Pero, al ver que Carlos estaba muy firme y cortante, sus intentos comenzaron a fracasar.
Un día, Rocío irrumpió bruscamente en el despacho de Carlos, pero él, inmediatamente, salió y fue a buscar al compañero-amigo que había visto a Rocío con su novio.
Cuando volvió al despacho con él, Carlos, con voz firme, le dijo a Rocío:
«Déjanos a solas; necesitamos trabajar.»
A partir de ahí, Rocío se dio cuenta de que poco podía hacer ya.
El tema murió definitivamente cuando ella le mandó un mensaje diciendo que le iba a denunciar por acoso.
Ese mismo día, Rocío recibió una llamada del abogado de Carlos.
En tono muy grave, le informó que su cliente le había comunicado el chantaje que intentaban hacerle y que, inmediatamente, tomarían medidas legales.
«Por cierto –añadió el abogado–, mi cliente tiene las facturas de todo lo que le ha pagado en los últimos meses, incluyendo un coche de alta gama.
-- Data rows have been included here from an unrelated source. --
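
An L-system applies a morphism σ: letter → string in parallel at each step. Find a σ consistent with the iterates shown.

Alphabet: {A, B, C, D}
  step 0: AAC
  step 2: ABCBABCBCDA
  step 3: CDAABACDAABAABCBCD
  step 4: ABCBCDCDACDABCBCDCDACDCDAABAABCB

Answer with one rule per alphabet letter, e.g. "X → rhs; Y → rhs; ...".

  step 3 ⇒ step 4: CDAABACDAABAABCBCD ⇒ AB·CB·CD·CD·A·CD·AB·CB·CD·CD·A·CD·CD·A·AB·A·AB·CB
    A ↦ CD
    B ↦ A
    C ↦ AB
    D ↦ CB

A->CD, B->A, C->AB, D->CB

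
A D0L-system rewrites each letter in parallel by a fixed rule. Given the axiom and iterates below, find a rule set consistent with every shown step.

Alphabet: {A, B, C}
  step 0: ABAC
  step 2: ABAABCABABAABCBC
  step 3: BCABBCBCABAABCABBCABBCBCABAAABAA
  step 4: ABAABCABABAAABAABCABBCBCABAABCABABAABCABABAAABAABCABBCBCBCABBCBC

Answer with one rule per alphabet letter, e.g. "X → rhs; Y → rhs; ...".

  step 3 ⇒ step 4: BCABBCBCABAABCABBCABBCBCABAAABAA ⇒ AB·AA·BC·AB·AB·AA·AB·AA·BC·AB·BC·BC·AB·AA·BC·AB·AB·AA·BC·AB·AB·AA·AB·AA·BC·AB·BC·BC·BC·AB·BC·BC
    A ↦ BC
    B ↦ AB
    C ↦ AA

A->BC, B->AB, C->AA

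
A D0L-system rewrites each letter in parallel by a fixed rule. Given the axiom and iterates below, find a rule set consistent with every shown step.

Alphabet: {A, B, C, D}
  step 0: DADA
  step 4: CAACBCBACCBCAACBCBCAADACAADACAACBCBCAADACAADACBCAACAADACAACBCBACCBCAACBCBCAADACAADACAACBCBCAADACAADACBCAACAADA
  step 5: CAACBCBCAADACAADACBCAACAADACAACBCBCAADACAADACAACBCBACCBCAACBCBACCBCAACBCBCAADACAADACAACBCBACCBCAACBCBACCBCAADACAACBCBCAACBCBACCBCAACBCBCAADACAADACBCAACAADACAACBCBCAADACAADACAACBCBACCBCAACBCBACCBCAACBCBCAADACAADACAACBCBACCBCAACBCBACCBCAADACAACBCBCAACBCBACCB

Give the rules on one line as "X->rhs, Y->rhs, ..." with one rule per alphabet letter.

A->CB, B->DA, C->CAA, D->AC

  step 4 ⇒ step 5: CAACBCBACCBCAACBCBCAADACAADACAACBCBCAADACAADACBCAACAADACAACBCBACCBCAACBCBCAADACAADACAACBCBCAADACAADACBCAACAADA ⇒ CAA·CB·CB·CAA·DA·CAA·DA·CB·CAA·CAA·DA·CAA·CB·CB·CAA·DA·CAA·DA·CAA·CB·CB·AC·CB·CAA·CB·CB·AC·CB·CAA·CB·CB·CAA·DA·CAA·DA·CAA·CB·CB·AC·CB·CAA·CB·CB·AC·CB·CAA·DA·CAA·CB·CB·CAA·CB·CB·AC·CB·CAA·CB·CB·CAA·DA·CAA·DA·CB·CAA·CAA·DA·CAA·CB·CB·CAA·DA·CAA·DA·CAA·CB·CB·AC·CB·CAA·CB·CB·AC·CB·CAA·CB·CB·CAA·DA·CAA·DA·CAA·CB·CB·AC·CB·CAA·CB·CB·AC·CB·CAA·DA·CAA·CB·CB·CAA·CB·CB·AC·CB
    A ↦ CB
    B ↦ DA
    C ↦ CAA
    D ↦ AC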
Desde luego, cualquier juez verá en dos minutos lo que aquí ha sucedido.»
Rocío, aunque mentirosa y manipuladora, no era tonta.
Entendió que su intento de chantaje se podía volver en su contra.
Al día siguiente, llamó al abogado de Carlos para decirle que quería llegar a un acuerdo.
Comentó que entendía que Carlos tenía una posición dominante y que no quería perder su trabajo, pero, si en algún momento él intentaba algo contra ella, que supiera que tenía grabaciones muy comprometidas de sus relaciones íntimas.
«Bien –respondió el abogado–, por cierto, sepa usted que en esta oficina grabamos las conversaciones.»
A partir de ahí, el caso comenzó a cerrarse.
Nos dedicamos a que Carlos aprendiera todo lo que esta experiencia le había dejado como enseñanza, para no cometer errores similares en el futuro.
Simultáneamente, trabajamos para que se reconciliara consigo mismo y volviera a creer que hay buenas personas, aunque muchas, muchísimas, sean capaces de mentir para conseguir sus objetivos.
Al analizar detalladamente el caso, vimos que las principales señales de que Rocío mentía eran su comportamiento histriónico, sus risas, sus gestos y sus miradas.
Todo en ella era una impostura, una puesta en escena que las personas sinceras no realizan y que dejaba al descubierto sus mentiras.
«¡Como actriz no tenía precio! –comentó Carlos el último día que nos vimos.»
«No te creas –le respondí–. Las actrices tienen que trabajar mucho, y entre otras competencias y habilidades, necesitan mucha resistencia a la frustración, pues es una carrera profesional muy compleja, donde puedes pasarte muchos años en papeles secundarios… Y no parece que Rocío tenga ese perfil.»
En definitiva, tengamos cuidado.
Las personas con tendencia a mentir también lo harán en el entorno personal y laboral.
Y, precisamente ahí, con frecuencia las consecuencias pueden ser muy duras e injustas.
Las personas mentirosas, que no tienen límites ni valores pero que son hábiles y listas, elegirán muy bien a sus víctimas.
Intentarán extorsionarlas y manipularlas para jugar con ventaja y conseguir sus objetivos.
Y lo harán no a través del esfuerzo, sino por medio del engaño.